National Australia Bank (NAB) executive for group investigations Chris Sheehan warns that Australia's major banks are under relentless cyber-attacks, placing the entire community at risk.
"Every bank. Every bank is being attacked all the time," said Sheehan, highlighting the continuous bombardment faced by Australia's 'Big Four' banks, which range from amateur hackers to sophisticated transnational crime groups and even nation-state actors
"If it's not us being attacked, then our customers are being attacked in an effort to steal their information and their money,” he added.

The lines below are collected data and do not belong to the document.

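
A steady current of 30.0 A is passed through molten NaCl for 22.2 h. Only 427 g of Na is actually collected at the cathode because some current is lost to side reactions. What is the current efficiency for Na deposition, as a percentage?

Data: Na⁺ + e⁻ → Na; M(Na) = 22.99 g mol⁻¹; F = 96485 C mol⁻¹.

74.7 %

Q = I·t = 30.00 × 79920 = 2398000 C; n(e⁻) = 2398000/96485 = 24.85 mol.
Theoretical n(Na) = n(e⁻)/1 = 24.85 mol, i.e. m_theo = 24.85 × 22.99 = 571.3 g.
Efficiency = m_actual / m_theo = 427 / 571.3 = 74.7 %.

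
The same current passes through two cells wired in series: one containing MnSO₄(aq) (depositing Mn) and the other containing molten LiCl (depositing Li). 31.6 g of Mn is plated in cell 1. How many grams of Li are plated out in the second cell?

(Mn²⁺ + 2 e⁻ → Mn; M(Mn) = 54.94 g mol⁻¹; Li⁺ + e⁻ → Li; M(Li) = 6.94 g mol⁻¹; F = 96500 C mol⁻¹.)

n(Mn) = 31.6 / 54.94 = 0.5752 mol.
Since Mn²⁺ + 2 e⁻ → Mn, n(e⁻) passed = 2 × 0.5752 = 1.150 mol.
Cells in series carry the same charge, so the same 1.150 mol of electrons passes through cell 2.
Li⁺ + e⁻ → Li, so n(Li) = 1.150 / 1 = 1.150 mol.
m(Li) = 1.150 × 6.94 = 7.98 g.

7.98 g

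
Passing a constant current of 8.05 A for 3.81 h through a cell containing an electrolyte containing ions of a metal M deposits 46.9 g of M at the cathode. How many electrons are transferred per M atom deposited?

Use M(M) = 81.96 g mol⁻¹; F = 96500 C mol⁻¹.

Q = I·t = 8.050 A × 13716 s = 110400 C, so n(e⁻) = 110400/96500 = 1.144 mol.
n(M) deposited = 46.9 / 81.96 = 0.5722 mol.
Electrons per atom = n(e⁻)/n(M) = 1.144 / 0.5722 = 2.00 ≈ 2, so the ion is M²⁺.

2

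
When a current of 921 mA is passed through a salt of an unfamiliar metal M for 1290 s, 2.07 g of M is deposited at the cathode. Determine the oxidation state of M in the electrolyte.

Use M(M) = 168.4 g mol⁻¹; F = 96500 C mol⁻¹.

Q = I·t = 0.9210 A × 1290.0 s = 1188 C, so n(e⁻) = 1188/96500 = 0.01231 mol.
n(M) deposited = 2.07 / 168.4 = 0.01229 mol.
Electrons per atom = n(e⁻)/n(M) = 0.01231 / 0.01229 = 1.00 ≈ 1, so the ion is M⁺.

+1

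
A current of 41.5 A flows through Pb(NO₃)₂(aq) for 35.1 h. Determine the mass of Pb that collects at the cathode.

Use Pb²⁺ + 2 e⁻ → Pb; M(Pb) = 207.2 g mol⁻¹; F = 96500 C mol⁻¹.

5630 g

Q = I·t = 41.50 A × 126360 s = 5244000 C.
n(e⁻) = Q/F = 5244000 / 96500 = 54.34 mol.
Pb²⁺ + 2 e⁻ → Pb, so n(Pb) = n(e⁻)/2 = 27.17 mol.
m = n·M = 27.17 × 207.2 = 5630 g.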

“There's no typical demographic. The entire community is at risk.
"We're engaged in asymmetrical warfare on a day-by-day basis.”
Australians are losing approximately A$3 billion annually to cyber criminals, according to cyber security expert Troy Hunt.

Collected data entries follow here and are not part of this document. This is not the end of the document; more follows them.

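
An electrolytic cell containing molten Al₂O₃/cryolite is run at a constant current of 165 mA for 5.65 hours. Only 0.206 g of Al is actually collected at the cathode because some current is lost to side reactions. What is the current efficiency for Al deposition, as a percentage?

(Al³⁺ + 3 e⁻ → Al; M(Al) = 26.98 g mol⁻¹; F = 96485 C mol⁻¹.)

65.9 %

Q = I·t = 0.1650 × 20340 = 3356 C; n(e⁻) = 3356/96485 = 0.03478 mol.
Theoretical n(Al) = n(e⁻)/3 = 0.01159 mol, i.e. m_theo = 0.01159 × 26.98 = 0.3128 g.
Efficiency = m_actual / m_theo = 0.206 / 0.3128 = 65.9 %.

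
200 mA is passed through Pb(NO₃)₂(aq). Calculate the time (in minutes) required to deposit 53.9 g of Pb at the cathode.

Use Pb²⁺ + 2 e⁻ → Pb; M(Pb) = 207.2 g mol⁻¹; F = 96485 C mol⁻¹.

4180 min

n(Pb) = m/M = 53.9 / 207.2 = 0.2601 mol.
Each Pb atom requires 2 electrons, so n(e⁻) = 2 × 0.2601 = 0.5203 mol.
Q = n(e⁻)·F = 0.5203 × 96485 = 50200 C.
t = Q/I = 50200 / 0.2000 A = 251000 s = 4180 min.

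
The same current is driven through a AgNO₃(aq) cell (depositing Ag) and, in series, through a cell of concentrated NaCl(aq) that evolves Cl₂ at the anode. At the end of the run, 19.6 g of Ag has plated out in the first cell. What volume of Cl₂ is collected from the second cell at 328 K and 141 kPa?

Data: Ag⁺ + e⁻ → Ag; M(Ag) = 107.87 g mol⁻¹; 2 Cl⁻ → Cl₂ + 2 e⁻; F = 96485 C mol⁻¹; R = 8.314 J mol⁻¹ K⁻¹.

1.76 L

n(Ag) = 19.6 / 107.87 = 0.1817 mol, so n(e⁻) = 1 × 0.1817 = 0.1817 mol.
The cells are in series, so the same 0.1817 mol of electrons passes through the second cell.
2 Cl⁻ → Cl₂ + 2 e⁻ — 2 mol e⁻ per mol Cl₂, so n(Cl₂) = 0.1817/2 = 0.09085 mol.
V = nRT/P = (0.09085 × 8.314 × 328) / (141 × 10³) = 0.00176 m³ = 1.76 L.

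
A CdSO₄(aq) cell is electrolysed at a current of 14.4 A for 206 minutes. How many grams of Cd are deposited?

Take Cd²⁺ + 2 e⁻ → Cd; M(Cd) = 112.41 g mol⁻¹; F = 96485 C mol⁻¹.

Q = I·t = 14.40 A × 12360 s = 178000 C.
n(e⁻) = Q/F = 178000 / 96485 = 1.845 mol.
Cd²⁺ + 2 e⁻ → Cd, so n(Cd) = n(e⁻)/2 = 0.9223 mol.
m = n·M = 0.9223 × 112.41 = 104 g.

104 g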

While Hunt is hesitant to label the attacks as "warfare", he acknowledged the widespread and misunderstood nature of these cyber threats.
“I imagine most people are not aware of how prevalent the online attacks are, probably in part because they don't have a sense of the fact these attacks do originate from all over the world, all sorts of different demographics are mounting them," he said.
Hunt also pointed out the perceived lower risk and higher rewards associated with cybercrime compared to traditional bank robberies. "It's not about grabbing cash out of a till, it's about potentially grabbing hundreds of thousands of dollars or millions of dollars in one go," he explained.
Cyber defences ramped up
In response, banks like NAB have ramped up their cyber defences. Sheehan detailed NAB's extensive efforts, including a dedicated fraud and scams team of nearly 400 people available around the clock. Additionally, NAB has ceased sending text messages with links to customers, aiming to reduce phishing scams.
Despite these measures, Sheehan acknowledged the challenges in recovering funds once a scam payment is sent.
He urged customers to be cautious of offers that seem too good to be true or involve undue pressure to make payments.
"If the story you're being given contains either of those elements, don't hit send on a payment, run a mile," he advised.